Big-data generates big traffic, it seems, and that calls for some serious planning on the part of enterprise IT managers.
Big-data. It's popping up in the news more and more frequently, portrayed as the next, ahem, big thing in IT. Ploughing through mountains of data in real-time has been helping companies such as Yahoo, eBay, and Google serve up just the right data for visitors to their sites and now, increasingly, other non-Web-centric companies are embracing the technology, too. Among the bigger names to have described their big-data activities: JPMorgan, Disney, Nokia, and CBS.
How come? Obviously, there's beaucoup data available, thanks to a world chock-full of computers and things controlled and monitored by computers. And, equally important, the cost of collecting and sifting through great amounts of data has been slashed with help from open-source software like Hadoop, which is designed specifically to run superbly on even low-cost commodity processors and disk drives.
What many enterprises are finding out, according to Internet Research Group (IRG), is that big-data leads to big traffic, and that some special planning is required to get big-data's big datasets copied and moved to where they need to be, before and after they're mined for valuable insights.
Granted, IRG's research into big-data's communications needs was funded in part by a company called Infineta Systems, which specializes in WAN optimization (using cacheing and other techniques to squeeze maximum effective bandwidth from long-distance links, that is.) But the reasoning makes sense: In many large enterprises, large collections of mineable data may be dispersed across several different storage systems and even disparate datacenters. Yet to be fully exploited, these datasets need to be conglomerated to more or less central analytics facilities.
In the case of early big-data users, such as Yahoo, data storage and analytics co-exist by design. But in many enterprises, for reasons of history, analytics facilities and big pools of data may end up in quite different locations. And that, IRG says, makes big-data a matter of "both throughput capacity [typically involving large clusters of Hadoop-based processing nodes] and intelligent data movement." The factors that call for consideration include:
- Which datasets are required by jobs queuing up for execution.
- The policies for moving and securing data in transit.
- What resources may be required as jobs execute.
- The allocation of the completed datasets to execution servers.
IRG asserts:
To get the most from their Hadoop investment, most organizations will eventually want to run hundreds of Hadoop jobs daily, some running for only a few seconds while others may run for hours. The pressure to run more jobs leads to shrinking data movement windows for all jobs. If the data arrival rate slows due to the impact of big traffic (saturated WAN links and increased latency), then job execution slows as well. Fewer jobs can be run, scalability suffers, the utilization rate of the cluster drops, and with it the return on investment.

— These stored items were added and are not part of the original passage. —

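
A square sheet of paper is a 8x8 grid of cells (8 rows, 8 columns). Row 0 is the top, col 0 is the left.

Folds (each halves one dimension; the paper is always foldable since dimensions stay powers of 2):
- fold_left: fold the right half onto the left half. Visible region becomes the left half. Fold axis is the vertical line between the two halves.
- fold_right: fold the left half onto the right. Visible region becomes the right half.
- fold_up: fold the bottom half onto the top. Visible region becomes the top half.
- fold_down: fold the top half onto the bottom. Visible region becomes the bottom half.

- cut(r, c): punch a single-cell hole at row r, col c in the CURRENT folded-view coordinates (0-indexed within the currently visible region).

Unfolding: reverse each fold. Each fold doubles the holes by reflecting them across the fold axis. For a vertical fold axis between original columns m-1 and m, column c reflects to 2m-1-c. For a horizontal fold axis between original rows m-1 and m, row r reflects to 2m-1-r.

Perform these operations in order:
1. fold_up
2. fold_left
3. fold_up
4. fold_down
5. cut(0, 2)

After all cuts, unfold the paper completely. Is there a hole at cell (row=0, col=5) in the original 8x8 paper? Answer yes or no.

Answer: yes

Derivation:
Op 1 fold_up: fold axis h@4; visible region now rows[0,4) x cols[0,8) = 4x8
Op 2 fold_left: fold axis v@4; visible region now rows[0,4) x cols[0,4) = 4x4
Op 3 fold_up: fold axis h@2; visible region now rows[0,2) x cols[0,4) = 2x4
Op 4 fold_down: fold axis h@1; visible region now rows[1,2) x cols[0,4) = 1x4
Op 5 cut(0, 2): punch at orig (1,2); cuts so far [(1, 2)]; region rows[1,2) x cols[0,4) = 1x4
Unfold 1 (reflect across h@1): 2 holes -> [(0, 2), (1, 2)]
Unfold 2 (reflect across h@2): 4 holes -> [(0, 2), (1, 2), (2, 2), (3, 2)]
Unfold 3 (reflect across v@4): 8 holes -> [(0, 2), (0, 5), (1, 2), (1, 5), (2, 2), (2, 5), (3, 2), (3, 5)]
Unfold 4 (reflect across h@4): 16 holes -> [(0, 2), (0, 5), (1, 2), (1, 5), (2, 2), (2, 5), (3, 2), (3, 5), (4, 2), (4, 5), (5, 2), (5, 5), (6, 2), (6, 5), (7, 2), (7, 5)]
Holes: [(0, 2), (0, 5), (1, 2), (1, 5), (2, 2), (2, 5), (3, 2), (3, 5), (4, 2), (4, 5), (5, 2), (5, 5), (6, 2), (6, 5), (7, 2), (7, 5)]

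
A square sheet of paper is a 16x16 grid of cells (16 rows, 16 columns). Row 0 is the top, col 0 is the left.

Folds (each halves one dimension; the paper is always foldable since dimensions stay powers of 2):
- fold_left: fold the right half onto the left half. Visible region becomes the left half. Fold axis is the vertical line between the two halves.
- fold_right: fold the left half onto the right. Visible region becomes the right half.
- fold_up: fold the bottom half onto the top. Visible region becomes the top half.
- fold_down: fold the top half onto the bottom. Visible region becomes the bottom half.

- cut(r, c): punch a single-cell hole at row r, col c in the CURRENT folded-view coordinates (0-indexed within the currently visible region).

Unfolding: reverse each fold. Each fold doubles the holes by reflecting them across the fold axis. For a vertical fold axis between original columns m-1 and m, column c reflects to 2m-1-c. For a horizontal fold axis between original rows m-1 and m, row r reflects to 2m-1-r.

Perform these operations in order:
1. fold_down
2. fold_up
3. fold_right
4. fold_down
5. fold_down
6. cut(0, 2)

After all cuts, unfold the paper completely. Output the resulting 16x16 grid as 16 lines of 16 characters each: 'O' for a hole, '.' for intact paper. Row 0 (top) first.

Answer: .....O....O.....
.....O....O.....
.....O....O.....
.....O....O.....
.....O....O.....
.....O....O.....
.....O....O.....
.....O....O.....
.....O....O.....
.....O....O.....
.....O....O.....
.....O....O.....
.....O....O.....
.....O....O.....
.....O....O.....
.....O....O.....

Derivation:
Op 1 fold_down: fold axis h@8; visible region now rows[8,16) x cols[0,16) = 8x16
Op 2 fold_up: fold axis h@12; visible region now rows[8,12) x cols[0,16) = 4x16
Op 3 fold_right: fold axis v@8; visible region now rows[8,12) x cols[8,16) = 4x8
Op 4 fold_down: fold axis h@10; visible region now rows[10,12) x cols[8,16) = 2x8
Op 5 fold_down: fold axis h@11; visible region now rows[11,12) x cols[8,16) = 1x8
Op 6 cut(0, 2): punch at orig (11,10); cuts so far [(11, 10)]; region rows[11,12) x cols[8,16) = 1x8
Unfold 1 (reflect across h@11): 2 holes -> [(10, 10), (11, 10)]
Unfold 2 (reflect across h@10): 4 holes -> [(8, 10), (9, 10), (10, 10), (11, 10)]
Unfold 3 (reflect across v@8): 8 holes -> [(8, 5), (8, 10), (9, 5), (9, 10), (10, 5), (10, 10), (11, 5), (11, 10)]
Unfold 4 (reflect across h@12): 16 holes -> [(8, 5), (8, 10), (9, 5), (9, 10), (10, 5), (10, 10), (11, 5), (11, 10), (12, 5), (12, 10), (13, 5), (13, 10), (14, 5), (14, 10), (15, 5), (15, 10)]
Unfold 5 (reflect across h@8): 32 holes -> [(0, 5), (0, 10), (1, 5), (1, 10), (2, 5), (2, 10), (3, 5), (3, 10), (4, 5), (4, 10), (5, 5), (5, 10), (6, 5), (6, 10), (7, 5), (7, 10), (8, 5), (8, 10), (9, 5), (9, 10), (10, 5), (10, 10), (11, 5), (11, 10), (12, 5), (12, 10), (13, 5), (13, 10), (14, 5), (14, 10), (15, 5), (15, 10)]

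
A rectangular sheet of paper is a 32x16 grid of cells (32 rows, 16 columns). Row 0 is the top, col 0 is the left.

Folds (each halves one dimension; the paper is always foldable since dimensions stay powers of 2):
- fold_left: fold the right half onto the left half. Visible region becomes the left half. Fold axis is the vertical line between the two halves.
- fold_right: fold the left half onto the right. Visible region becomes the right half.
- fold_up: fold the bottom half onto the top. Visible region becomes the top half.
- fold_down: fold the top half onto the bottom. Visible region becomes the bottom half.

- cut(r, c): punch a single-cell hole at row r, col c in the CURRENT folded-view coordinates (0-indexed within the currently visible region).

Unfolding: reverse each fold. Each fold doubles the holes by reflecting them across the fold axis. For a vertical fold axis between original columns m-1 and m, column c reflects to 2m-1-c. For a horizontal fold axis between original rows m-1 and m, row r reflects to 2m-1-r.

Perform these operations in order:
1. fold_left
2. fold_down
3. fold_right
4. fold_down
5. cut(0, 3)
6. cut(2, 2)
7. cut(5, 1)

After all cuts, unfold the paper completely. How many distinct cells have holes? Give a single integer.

Op 1 fold_left: fold axis v@8; visible region now rows[0,32) x cols[0,8) = 32x8
Op 2 fold_down: fold axis h@16; visible region now rows[16,32) x cols[0,8) = 16x8
Op 3 fold_right: fold axis v@4; visible region now rows[16,32) x cols[4,8) = 16x4
Op 4 fold_down: fold axis h@24; visible region now rows[24,32) x cols[4,8) = 8x4
Op 5 cut(0, 3): punch at orig (24,7); cuts so far [(24, 7)]; region rows[24,32) x cols[4,8) = 8x4
Op 6 cut(2, 2): punch at orig (26,6); cuts so far [(24, 7), (26, 6)]; region rows[24,32) x cols[4,8) = 8x4
Op 7 cut(5, 1): punch at orig (29,5); cuts so far [(24, 7), (26, 6), (29, 5)]; region rows[24,32) x cols[4,8) = 8x4
Unfold 1 (reflect across h@24): 6 holes -> [(18, 5), (21, 6), (23, 7), (24, 7), (26, 6), (29, 5)]
Unfold 2 (reflect across v@4): 12 holes -> [(18, 2), (18, 5), (21, 1), (21, 6), (23, 0), (23, 7), (24, 0), (24, 7), (26, 1), (26, 6), (29, 2), (29, 5)]
Unfold 3 (reflect across h@16): 24 holes -> [(2, 2), (2, 5), (5, 1), (5, 6), (7, 0), (7, 7), (8, 0), (8, 7), (10, 1), (10, 6), (13, 2), (13, 5), (18, 2), (18, 5), (21, 1), (21, 6), (23, 0), (23, 7), (24, 0), (24, 7), (26, 1), (26, 6), (29, 2), (29, 5)]
Unfold 4 (reflect across v@8): 48 holes -> [(2, 2), (2, 5), (2, 10), (2, 13), (5, 1), (5, 6), (5, 9), (5, 14), (7, 0), (7, 7), (7, 8), (7, 15), (8, 0), (8, 7), (8, 8), (8, 15), (10, 1), (10, 6), (10, 9), (10, 14), (13, 2), (13, 5), (13, 10), (13, 13), (18, 2), (18, 5), (18, 10), (18, 13), (21, 1), (21, 6), (21, 9), (21, 14), (23, 0), (23, 7), (23, 8), (23, 15), (24, 0), (24, 7), (24, 8), (24, 15), (26, 1), (26, 6), (26, 9), (26, 14), (29, 2), (29, 5), (29, 10), (29, 13)]

Answer: 48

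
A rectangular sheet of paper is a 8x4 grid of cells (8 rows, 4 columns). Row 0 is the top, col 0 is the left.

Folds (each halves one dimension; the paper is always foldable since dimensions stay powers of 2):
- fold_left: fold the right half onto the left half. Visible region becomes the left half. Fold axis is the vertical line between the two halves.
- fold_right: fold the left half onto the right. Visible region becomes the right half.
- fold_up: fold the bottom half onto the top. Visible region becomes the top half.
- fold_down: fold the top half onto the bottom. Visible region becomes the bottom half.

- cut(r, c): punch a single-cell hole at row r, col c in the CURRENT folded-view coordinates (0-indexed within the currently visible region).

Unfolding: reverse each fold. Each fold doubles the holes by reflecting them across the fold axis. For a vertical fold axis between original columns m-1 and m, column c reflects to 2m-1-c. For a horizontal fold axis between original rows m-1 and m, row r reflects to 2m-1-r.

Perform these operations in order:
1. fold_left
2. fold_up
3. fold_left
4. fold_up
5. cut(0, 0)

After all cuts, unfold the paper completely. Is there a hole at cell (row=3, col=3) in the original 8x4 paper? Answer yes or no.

Op 1 fold_left: fold axis v@2; visible region now rows[0,8) x cols[0,2) = 8x2
Op 2 fold_up: fold axis h@4; visible region now rows[0,4) x cols[0,2) = 4x2
Op 3 fold_left: fold axis v@1; visible region now rows[0,4) x cols[0,1) = 4x1
Op 4 fold_up: fold axis h@2; visible region now rows[0,2) x cols[0,1) = 2x1
Op 5 cut(0, 0): punch at orig (0,0); cuts so far [(0, 0)]; region rows[0,2) x cols[0,1) = 2x1
Unfold 1 (reflect across h@2): 2 holes -> [(0, 0), (3, 0)]
Unfold 2 (reflect across v@1): 4 holes -> [(0, 0), (0, 1), (3, 0), (3, 1)]
Unfold 3 (reflect across h@4): 8 holes -> [(0, 0), (0, 1), (3, 0), (3, 1), (4, 0), (4, 1), (7, 0), (7, 1)]
Unfold 4 (reflect across v@2): 16 holes -> [(0, 0), (0, 1), (0, 2), (0, 3), (3, 0), (3, 1), (3, 2), (3, 3), (4, 0), (4, 1), (4, 2), (4, 3), (7, 0), (7, 1), (7, 2), (7, 3)]
Holes: [(0, 0), (0, 1), (0, 2), (0, 3), (3, 0), (3, 1), (3, 2), (3, 3), (4, 0), (4, 1), (4, 2), (4, 3), (7, 0), (7, 1), (7, 2), (7, 3)]

Answer: yes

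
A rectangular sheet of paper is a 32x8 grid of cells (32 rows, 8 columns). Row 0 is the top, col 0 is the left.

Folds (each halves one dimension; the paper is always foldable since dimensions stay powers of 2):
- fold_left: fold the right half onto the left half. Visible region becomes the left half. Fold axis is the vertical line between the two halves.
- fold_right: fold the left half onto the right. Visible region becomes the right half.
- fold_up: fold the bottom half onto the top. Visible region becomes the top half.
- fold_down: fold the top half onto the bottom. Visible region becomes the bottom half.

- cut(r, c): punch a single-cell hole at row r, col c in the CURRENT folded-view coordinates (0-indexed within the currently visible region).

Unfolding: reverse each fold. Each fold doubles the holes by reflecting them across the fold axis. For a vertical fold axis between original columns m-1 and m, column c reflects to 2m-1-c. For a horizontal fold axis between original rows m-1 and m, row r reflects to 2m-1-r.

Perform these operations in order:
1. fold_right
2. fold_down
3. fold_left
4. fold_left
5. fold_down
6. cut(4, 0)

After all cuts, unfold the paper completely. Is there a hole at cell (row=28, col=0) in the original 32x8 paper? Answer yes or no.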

The solution: Solid and early planning. First, the appropriate people in the enterprise IT department must familiarize themselves with the workings and operating characteristics of software like Hadoop and MapReduce. Building and playing around with a prototype is a particularly good approach. Early on, though, IRG urges IT to consider the movement of data among Hadoop clusters, which may well be isolated from each other by large distances.
What's more, many enterprises are likely to forego investing in their own big-data facilities and will instead turn to one of the various rent-a-Hadoop services that are springing up. But here, too, consideration of WAN transit times, optimization techniques, and strictly limited processing windows is a must.
What's your take on big-data? Has it raised any communications issues in your setup?